Throughout the Year – There are many ways to stay engaged with CLMOOC’s connected community and beyond. Here are a few options to consider to remain active and connected with the people and the spirit of CLMOOC as summer fades away:
- Remain active on social media (Twitter, G+, Facebook, Instagram).
- Curate an eportfolio or a make log of the work you completed this summer.
- Join the ongoing postcard project.
- Peruse the Make Bank. Reuse or remix an idea in your own learning environment or consider adding a make, an example, or a tutorial.
- Participate in Kim Douillard’s photo challenges and #silentsundays (when you post an image to a CLMOOC community with no context text)
- Continue the #WhitmanWednesday of sharing out quotes from Walt Whitman or the #ThoreauThursday or invent your own with some more diverse poets
- Form an interest group on G+, FB, Slack, Voxer or some other space concerning a shared purpose.
- Come back to The Daily Connect for ideas and connections (Here is a random post generator.)
- The Daily Connect is a riff off The Daily Create, a daily prompt for creativity from the fertile and collective minds of DS106. (And a further offshoot is The Daily Stillness — prompts for meditation and thinking).
- Engage in continued “Curiosity Conversations” by interviewing someone.
- Take part in the National Writing Project’s Letters to the Next President project.
- Plan your own Pop Up Make Cycle (see example by Joe and Terry) or cMOOC experience (and if you do, let us know so we can spread the word).
- Join the CLMOOC Kiva micro-lending team, and “make a difference” in the world with small donations to worthy projects.
- Be part of the Goodreads CLMOOC Reading Club. We may try to read a book together this year.
- Join the CLMOOC group on Flickr.
- Get a CLMOOC Badge for your participation and collaboration.
- The iAnthology is a writing space for NWP-affiliated educators. (If you are in the CLMOOC, you are affiliated with NWP, as far as iAnthology is concerned.) There are weekly writing (facilitated by Kevin) and photo prompts (hosted by Kim).
- Margaret Simons (a CLMOOC alumni) hosts DigiLit Sundays at her blog, where she and others offer up ideas around digital literacies and invite readers to share information.
- Host a CLMOOC Flash Mob. Or CLMOOC Dance Party. Or CLMOOC Flash Mob Dance Party.
- Scott Glass’s weekly #edjoy posting – join and post your #edjoys!

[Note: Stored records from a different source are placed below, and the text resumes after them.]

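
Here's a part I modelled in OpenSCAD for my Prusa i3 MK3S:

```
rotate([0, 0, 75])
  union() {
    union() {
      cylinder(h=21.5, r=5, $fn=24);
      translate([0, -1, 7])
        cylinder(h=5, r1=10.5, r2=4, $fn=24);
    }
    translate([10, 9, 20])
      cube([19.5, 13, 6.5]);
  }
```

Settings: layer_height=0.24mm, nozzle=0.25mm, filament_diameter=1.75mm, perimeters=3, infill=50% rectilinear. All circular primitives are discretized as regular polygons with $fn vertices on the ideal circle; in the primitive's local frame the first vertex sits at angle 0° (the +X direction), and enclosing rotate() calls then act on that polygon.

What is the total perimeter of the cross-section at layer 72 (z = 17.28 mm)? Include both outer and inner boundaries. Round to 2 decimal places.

At z = 17.28 mm: the r=5 cylinder gives a regular 24-gon of circumradius 5 (constant along its height) (perimeter = 2·24·5.000·sin(180°/24) = 31.33 mm); the cone at (0, -1) does not reach this height (z outside [7, 12]); Taking the union: only the r=5 cylinder is present, so the union is just that shape — boundary = 31.33 mm; the cube at (10, 9) is absent (z outside [20, 26.5]); Merging all regions: only that combined region is present, so the union is just that shape — boundary = 31.33 mm; (whole slice rotated 75° about Z — lengths, areas and connectivity unchanged). Overall, the cross-section is a single solid region. Total boundary length (outer) = 31.33 mm.

31.33 mm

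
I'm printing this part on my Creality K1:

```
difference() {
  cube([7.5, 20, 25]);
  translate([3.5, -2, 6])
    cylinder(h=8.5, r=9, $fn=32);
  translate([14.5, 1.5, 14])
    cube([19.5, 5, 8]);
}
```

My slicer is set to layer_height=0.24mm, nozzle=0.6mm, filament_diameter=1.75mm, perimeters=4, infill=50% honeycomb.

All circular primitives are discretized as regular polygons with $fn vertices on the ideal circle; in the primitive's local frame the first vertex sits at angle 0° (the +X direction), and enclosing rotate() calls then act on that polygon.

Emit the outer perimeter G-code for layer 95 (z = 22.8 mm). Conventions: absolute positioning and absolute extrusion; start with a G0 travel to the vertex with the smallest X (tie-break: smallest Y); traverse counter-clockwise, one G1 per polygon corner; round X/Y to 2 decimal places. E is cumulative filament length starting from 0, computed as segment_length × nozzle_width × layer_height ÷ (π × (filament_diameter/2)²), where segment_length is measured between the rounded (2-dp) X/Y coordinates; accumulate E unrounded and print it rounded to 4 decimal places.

G0 X0.00 Y0.00 Z22.80
G1 X7.50 Y0.00 E0.4490
G1 X7.50 Y20.00 E1.6464
G1 X0.00 Y20.00 E2.0954
G1 X0.00 Y0.00 E3.2928

At z = 22.8 mm: the cube (footprint 7.5×20) is included at this height; the cylinder at (3.5, -2) is not intersected at this z (z outside [6, 14.5]); the cube at (14.5, 1.5) is absent (z outside [14, 22]); Taking the first minus the rest: none of the subtracted shapes is present at this height, so the 7.5×20 cube is unchanged — 1 connected region. The outline is a single polygon with 4 vertices. Extrusion per mm of travel: 0.6 × 0.24 / (π × 0.875²) = 0.059868. Accumulating E over each segment gives final E = 3.2928.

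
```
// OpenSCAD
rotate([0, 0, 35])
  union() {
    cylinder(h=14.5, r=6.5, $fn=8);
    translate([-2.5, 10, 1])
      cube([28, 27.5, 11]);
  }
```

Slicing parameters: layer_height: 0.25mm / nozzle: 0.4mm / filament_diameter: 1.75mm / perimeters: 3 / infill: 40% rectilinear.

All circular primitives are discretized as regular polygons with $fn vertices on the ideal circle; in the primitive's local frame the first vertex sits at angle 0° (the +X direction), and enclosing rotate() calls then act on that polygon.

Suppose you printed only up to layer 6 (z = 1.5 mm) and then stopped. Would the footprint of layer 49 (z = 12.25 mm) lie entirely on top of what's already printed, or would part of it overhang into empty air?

Compare the two slices. At z = 1.5: the r=6.5 cylinder gives a regular 8-gon of circumradius 6.5 (constant along its height) (area = (8/2)·6.500²·sin(360°/8) = 119.50 mm²); the cube at (-2.5, 10) (footprint 28×27.5) is included at this height (area 770.00 mm²); Merging all regions: the 2 present regions are separate (no shared area or edge), so areas and boundary lengths simply add and each stays a separate island — area = 889.50 mm²; (rotated 35° about Z; rotation is an isometry so areas/perimeters/island counts are preserved). At z = 12.25: the r=6.5 cylinder contributes a regular 8-gon of circumradius 6.5 (area = (8/2)·6.500²·sin(360°/8) = 119.50 mm²); the cube at (-2.5, 10) does not reach this height (z outside [1, 12]); Combining (union): only the r=6.5 cylinder is present, so the union is just that shape — area = 119.50 mm²; (whole slice rotated 35° about Z — lengths, areas and connectivity unchanged). Checking containment: the cross-section at z = 12.25 is a subset of the cross-section at z = 1.5.

entirely on top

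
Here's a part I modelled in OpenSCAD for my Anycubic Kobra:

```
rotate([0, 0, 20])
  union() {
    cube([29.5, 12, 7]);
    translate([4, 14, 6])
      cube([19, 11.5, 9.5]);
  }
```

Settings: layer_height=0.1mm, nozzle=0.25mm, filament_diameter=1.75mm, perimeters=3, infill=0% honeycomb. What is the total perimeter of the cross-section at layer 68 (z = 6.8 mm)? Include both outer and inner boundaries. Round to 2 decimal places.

At z = 6.8 mm: the 29.5×12 cube contributes its full rectangle (perimeter 83.00 mm); the 19×11.5 cube at (4, 14) contributes its full rectangle (perimeter 61.00 mm); Taking the union: the 2 present regions are separate (no shared area or edge), so areas and boundary lengths simply add and each stays a separate island — boundary = 144.00 mm; (whole slice rotated 20° about Z — lengths, areas and connectivity unchanged). Overall, the cross-section has 2 separate islands. Total boundary length (outer) = 144.00 mm.

144.00 mm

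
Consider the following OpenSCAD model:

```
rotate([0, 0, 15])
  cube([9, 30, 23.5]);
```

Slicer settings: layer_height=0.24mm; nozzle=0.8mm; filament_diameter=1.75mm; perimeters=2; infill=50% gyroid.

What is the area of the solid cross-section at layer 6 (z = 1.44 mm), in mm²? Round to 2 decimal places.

At z = 1.44 mm: the cube (footprint 9×30) is included at this height (area 270.00 mm²); (rotated 15° about Z; rotation is an isometry so areas/perimeters/island counts are preserved). Overall, the cross-section is a single solid region. Net area = 270.00 mm².

270.00 mm²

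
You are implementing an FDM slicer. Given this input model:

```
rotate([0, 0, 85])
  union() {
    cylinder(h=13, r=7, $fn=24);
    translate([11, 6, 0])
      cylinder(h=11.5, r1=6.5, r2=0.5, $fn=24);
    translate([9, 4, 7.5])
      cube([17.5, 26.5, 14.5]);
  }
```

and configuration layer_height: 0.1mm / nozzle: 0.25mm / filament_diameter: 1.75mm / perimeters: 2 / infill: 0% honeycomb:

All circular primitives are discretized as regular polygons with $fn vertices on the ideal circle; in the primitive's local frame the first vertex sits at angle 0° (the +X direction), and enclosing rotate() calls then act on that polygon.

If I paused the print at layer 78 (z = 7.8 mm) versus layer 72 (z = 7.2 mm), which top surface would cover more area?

layer 78 (z = 7.8 mm)

Layer 78 (z = 7.8): the r=7 cylinder contributes a regular 24-gon of circumradius 7 (area = (24/2)·7.000²·sin(360°/24) = 152.19 mm²); the cone at (11, 6): at t=0.678 of its height the radius interpolates to r₁+(r₂−r₁)t = 2.430, giving a regular 24-gon of that circumradius (area = (24/2)·2.430²·sin(360°/24) = 18.35 mm²); the 17.5×26.5 cube at (9, 4) contributes its full rectangle (area 463.75 mm²); Merging all regions: the regions partially overlap — summed areas 634.28 mm² minus the doubly-counted overlap 16.81 mm² gives 617.47 mm² — area = 617.47 mm²; (rotated 85° about Z; rotation is an isometry so areas/perimeters/island counts are preserved). So its area = 617.47 mm². Layer 72 (z = 7.2): the r=7 cylinder contributes a regular 24-gon of circumradius 7 (area = (24/2)·7.000²·sin(360°/24) = 152.19 mm²); the cone at (11, 6) (r1=6.5→r2=0.5) has section circumradius 2.743 here — a regular 24-gon (area = (24/2)·2.743²·sin(360°/24) = 23.38 mm²); the cube at (9, 4) does not reach this height (z outside [7.5, 22]); Merging all regions: the 2 present regions are separate (no shared area or edge), so areas and boundary lengths simply add and each stays a separate island — area = 175.56 mm²; (rotated 85° about Z; rotation is an isometry so areas/perimeters/island counts are preserved). So its area = 175.56 mm². Layer 78 is larger (617.47 vs 175.56 mm²).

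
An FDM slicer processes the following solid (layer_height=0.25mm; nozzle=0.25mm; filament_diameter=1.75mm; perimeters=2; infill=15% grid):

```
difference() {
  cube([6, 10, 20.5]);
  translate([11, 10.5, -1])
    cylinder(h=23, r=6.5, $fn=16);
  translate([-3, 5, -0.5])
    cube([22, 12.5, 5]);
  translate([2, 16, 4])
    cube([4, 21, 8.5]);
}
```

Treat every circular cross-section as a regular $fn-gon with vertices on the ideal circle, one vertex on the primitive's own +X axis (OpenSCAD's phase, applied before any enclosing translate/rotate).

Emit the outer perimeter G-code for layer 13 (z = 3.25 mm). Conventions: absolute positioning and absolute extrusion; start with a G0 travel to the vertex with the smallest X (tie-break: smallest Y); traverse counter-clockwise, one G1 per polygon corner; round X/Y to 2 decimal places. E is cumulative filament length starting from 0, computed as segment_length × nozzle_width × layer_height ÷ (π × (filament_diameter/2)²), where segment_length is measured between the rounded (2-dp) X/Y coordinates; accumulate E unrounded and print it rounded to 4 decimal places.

At z = 3.25 mm: the cube is present — its section is the full 6×10 rectangle; the r=6.5 cylinder at (11, 10.5) contributes a regular 16-gon of circumradius 6.5; the cube at (-3, 5) is present — its section is the full 22×12.5 rectangle; the cube at (2, 16) is not intersected at this z (z outside [4, 12.5]); Taking the first minus the rest: starting from the 6×10 cube, the r=6.5 cylinder at (11, 10.5) partially overlaps it — only the 3.15 mm² overlap (of its 129.35 mm²) is removed, clipping the outline; the 22×12.5 cube at (-3, 5) partially overlaps it — only the 26.85 mm² overlap (of its 275.00 mm²) is removed, clipping the outline — 1 connected region. The outline is a single polygon with 4 vertices. Extrusion per mm of travel: 0.25 × 0.25 / (π × 0.875²) = 0.025984. Accumulating E over each segment gives final E = 0.5717.

G0 X0.00 Y0.00 Z3.25
G1 X6.00 Y0.00 E0.1559
G1 X6.00 Y5.00 E0.2858
G1 X0.00 Y5.00 E0.4417
G1 X0.00 Y0.00 E0.5717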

- Consider joining another connectivist MOOC, such as Rhizomatic Learning, Humanmooc, DigPed, DS106, MOOC MOOC, Learning Resilience, etc.
- Join the #literacies chat for all things contemporary composition and communication!
- Digital Writing Month often happens in November but may not take place this year. Look for a #CLMOOC Pop-Up as possible replacement.
- The 4T Virtual Conference on Digital Writing is free and online and happens a few times a year. The next one is in October, and some CLMOOCers are presenters.
- Keep an eye out for a potential CLMOOC 2017. We don’t yet know what will happen with CLMOOC but we’ll be sure to get the word out when we do.